Viele Indizien - aber am Ende überwog der Zweifel. Der Mord vor 22 Jahren bleibt weiterhin ungeklärt. Michael B. ist auf freiem Fuß.

Stade. Freispruch, so lautete Freitag um 12.30 Uhr das nicht unerwartete Urteil des Landgerichts Stade im Mordfall Sonja Ady. Dem Angeklagten Michael B. aus Himmelpforten konnte die Staatsanwaltschaft nicht unwiderlegbar nachweisen, dass dieser in der Nacht zum 23. August 1987 die damals 16-jährige Sonja Ady in der Gemarkung Eberstorf nach einem Diskobesuch brutal ermordet hat.

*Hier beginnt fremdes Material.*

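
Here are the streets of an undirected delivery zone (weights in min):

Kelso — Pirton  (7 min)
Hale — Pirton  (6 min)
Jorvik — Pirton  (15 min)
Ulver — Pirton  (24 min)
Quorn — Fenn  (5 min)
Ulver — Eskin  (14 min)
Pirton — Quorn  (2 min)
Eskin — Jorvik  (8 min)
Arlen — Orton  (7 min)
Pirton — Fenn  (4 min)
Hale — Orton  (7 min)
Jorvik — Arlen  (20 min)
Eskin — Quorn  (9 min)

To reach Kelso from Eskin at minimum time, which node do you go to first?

Candidate routes:
Eskin - Jorvik - Pirton - Kelso: 8+15+7 = 30
Eskin - Quorn - Fenn - Pirton - Kelso: 9+5+4+7 = 25
Eskin - Ulver - Pirton - Kelso: 14+24+7 = 45
Eskin - Quorn - Pirton - Kelso: 9+2+7 = 18
Cheapest is Eskin - Quorn - Pirton - Kelso at 18 min.
So from Eskin the first move is to Quorn.

Quorn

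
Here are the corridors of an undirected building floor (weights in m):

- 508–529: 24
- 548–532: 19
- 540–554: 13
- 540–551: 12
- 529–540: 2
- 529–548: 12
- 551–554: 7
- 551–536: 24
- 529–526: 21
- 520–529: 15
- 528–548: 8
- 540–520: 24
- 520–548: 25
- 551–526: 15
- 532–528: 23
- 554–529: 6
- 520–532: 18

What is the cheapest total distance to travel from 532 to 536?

68 m

Candidate routes:
532–548–529–554–551–536: 19+12+6+7+24 = 68
532–548–529–540–551–536: 19+12+2+12+24 = 69
532–520–529–554–551–536: 18+15+6+7+24 = 70
The minimum is 68 m via 532–548–529–554–551–536.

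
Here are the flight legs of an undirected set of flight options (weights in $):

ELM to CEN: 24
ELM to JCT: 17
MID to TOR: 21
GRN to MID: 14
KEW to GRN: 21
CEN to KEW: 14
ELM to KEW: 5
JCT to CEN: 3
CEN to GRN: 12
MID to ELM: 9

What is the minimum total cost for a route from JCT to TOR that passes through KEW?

Shortest JCT→KEW: JCT–CEN–KEW = 17
Shortest KEW→TOR: KEW–ELM–MID–TOR = 35
Total via KEW: 17 + 35 = $52.

$52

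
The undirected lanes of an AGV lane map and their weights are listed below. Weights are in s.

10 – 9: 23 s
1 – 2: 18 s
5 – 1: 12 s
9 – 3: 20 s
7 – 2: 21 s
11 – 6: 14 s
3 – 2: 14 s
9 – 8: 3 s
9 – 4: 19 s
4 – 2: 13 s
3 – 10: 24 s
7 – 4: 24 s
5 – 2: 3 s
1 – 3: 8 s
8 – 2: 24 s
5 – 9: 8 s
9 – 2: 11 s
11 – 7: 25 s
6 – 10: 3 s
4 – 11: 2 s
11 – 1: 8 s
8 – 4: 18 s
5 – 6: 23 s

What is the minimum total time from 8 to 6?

Candidate routes:
8 - 9 - 10 - 6: 3+23+3 = 29
8 - 9 - 5 - 6: 3+8+23 = 34
8 - 4 - 11 - 6: 18+2+14 = 34
8 - 9 - 4 - 11 - 6: 3+19+2+14 = 38
Cheapest is 8 - 9 - 10 - 6 at 29 s.

29 s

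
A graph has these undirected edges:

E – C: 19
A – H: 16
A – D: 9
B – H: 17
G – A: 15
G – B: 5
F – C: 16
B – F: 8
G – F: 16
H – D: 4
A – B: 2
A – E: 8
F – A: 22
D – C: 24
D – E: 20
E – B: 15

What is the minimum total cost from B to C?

Enumerating some paths:
B–F–C: 8+16 = 24
B–E–C: 15+19 = 34
B–A–D–C: 2+9+24 = 35
B–A–E–C: 2+8+19 = 29
The minimum is 24 via B–F–C.

24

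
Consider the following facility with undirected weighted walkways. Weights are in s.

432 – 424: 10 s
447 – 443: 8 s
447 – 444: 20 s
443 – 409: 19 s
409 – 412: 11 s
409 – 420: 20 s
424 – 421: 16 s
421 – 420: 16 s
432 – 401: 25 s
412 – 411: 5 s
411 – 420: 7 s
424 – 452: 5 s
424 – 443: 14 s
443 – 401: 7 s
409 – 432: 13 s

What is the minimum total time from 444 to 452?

47 s

Settle nodes by increasing distance from 444:
444: 0
447: 20  (via 444)
443: 28  (via 447)
401: 35  (via 443)
424: 42  (via 443)
452: 47  (via 424)
Shortest route: 444 → 447 → 443 → 424 → 452 = 47 s.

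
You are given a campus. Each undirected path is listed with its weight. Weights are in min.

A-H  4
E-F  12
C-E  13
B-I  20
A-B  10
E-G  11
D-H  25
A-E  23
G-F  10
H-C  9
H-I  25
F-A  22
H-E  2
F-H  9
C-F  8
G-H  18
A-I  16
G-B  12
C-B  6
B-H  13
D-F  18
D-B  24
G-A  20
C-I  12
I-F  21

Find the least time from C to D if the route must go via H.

Best C to H: C → H costing 9
Best H to D: H → D costing 25
Total via H: 9 + 25 = 34 min.

34 min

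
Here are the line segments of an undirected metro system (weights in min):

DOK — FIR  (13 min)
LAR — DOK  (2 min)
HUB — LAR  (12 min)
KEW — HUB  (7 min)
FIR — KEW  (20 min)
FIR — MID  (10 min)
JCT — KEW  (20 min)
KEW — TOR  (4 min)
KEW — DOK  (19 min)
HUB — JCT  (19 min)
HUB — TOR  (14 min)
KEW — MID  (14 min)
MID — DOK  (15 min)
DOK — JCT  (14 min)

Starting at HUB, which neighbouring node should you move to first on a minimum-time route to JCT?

Compare a few routes:
HUB → KEW → JCT: 7+20 = 27
HUB → TOR → KEW → JCT: 14+4+20 = 38
HUB → LAR → DOK → JCT: 12+2+14 = 28
HUB → JCT: 19 = 19
The minimum is 19 min via HUB → JCT.
So from HUB the first move is to JCT.

JCT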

Sonja Ady war an jenem Wochenende in der Diskothek Ta-Töff in Bevern. Sie traf sich während des Diskobesuchs im Auto mit dem damals 19-jährigen Michael B. und hatte mit ihm sexuellen Kontakt. Später hatte sie sich wohl zur Disko zurückbegeben. Nach Zeugenaussagen wollte Ady später, gegen 2 Uhr nachts, noch zu einer anderen Feier - per Anhalter. Die Partynacht wurde ihr aber zum Verhängnis. Gegen 4 Uhr wurde die 16-Jährige damals, gefesselt und geknebelt, mit mehr als 67 Messerstichen in den Hals- Brust- und Genitalbereich umgebracht. Ihre nackte und ausgeblutete Leiche wurde am darauffolgenden Morgen auf einem Feldweg gefunden.

Lange schien es so, als spreche alles in dem Mordprozess vor dem Stader Landgericht gegen den Angeklagten. Sein Alibi erschien der Staatsanwaltschaft wenig glaubhaft und seine DNA wurde massiv an Beweisgegenständen des Mordes nachgewiesen. Deutlich ins Kippen geriet der Fall erst durch ein Gutachten. Das bescheinigte, dass eine Sekundärübertragung der DNA des Angeklagten auf das Seil und die Socke, mit der das Opfer gefesselt und geknebelt wurde, nicht auszuschließen sei. Ein notwendiger, überzeugender Nachweis der Täterschaft des Himmelpfortners konnte, so der Vorsitzende Richter Bernd Appelkamp in der Urteilsbegründung, nicht erbracht werden. Ein Schuldnachweis habe sich somit nicht führen lassen.

Der Vater der ermordeten Sonja Ady nahm das Urteil ruhig, aber mit Tränen in den Augen zur Kenntnis. Er zweifelt daran, ob der Mord an seiner Tochter jemals gesühnt wird. Bis zuletzt war er von der Täterschaft von Michael B. überzeugt. Der Angeklagte selbst nahm seinen Freispruch ruhig, fast regungslos zur Kenntnis. Sein Verteidiger, der Rechtsanwalt Lars Zimmermann, erklärte später, seinem Mandanten sei "eine Last von den Schultern gefallen". Er kritisierte nach der Urteilsverkündung die öffentliche Vorverurteilung seines Mandanten. "Wir leben in einem Rechtsstaat und da hat jeder als unschuldig zu gelten, bis vor Gericht das Gegenteil nachgewiesen wird", so Zimmermann. Viele - allen voran die Mordkommission in Rotenburg - hätten sich "weit aus dem Fenster gelehnt".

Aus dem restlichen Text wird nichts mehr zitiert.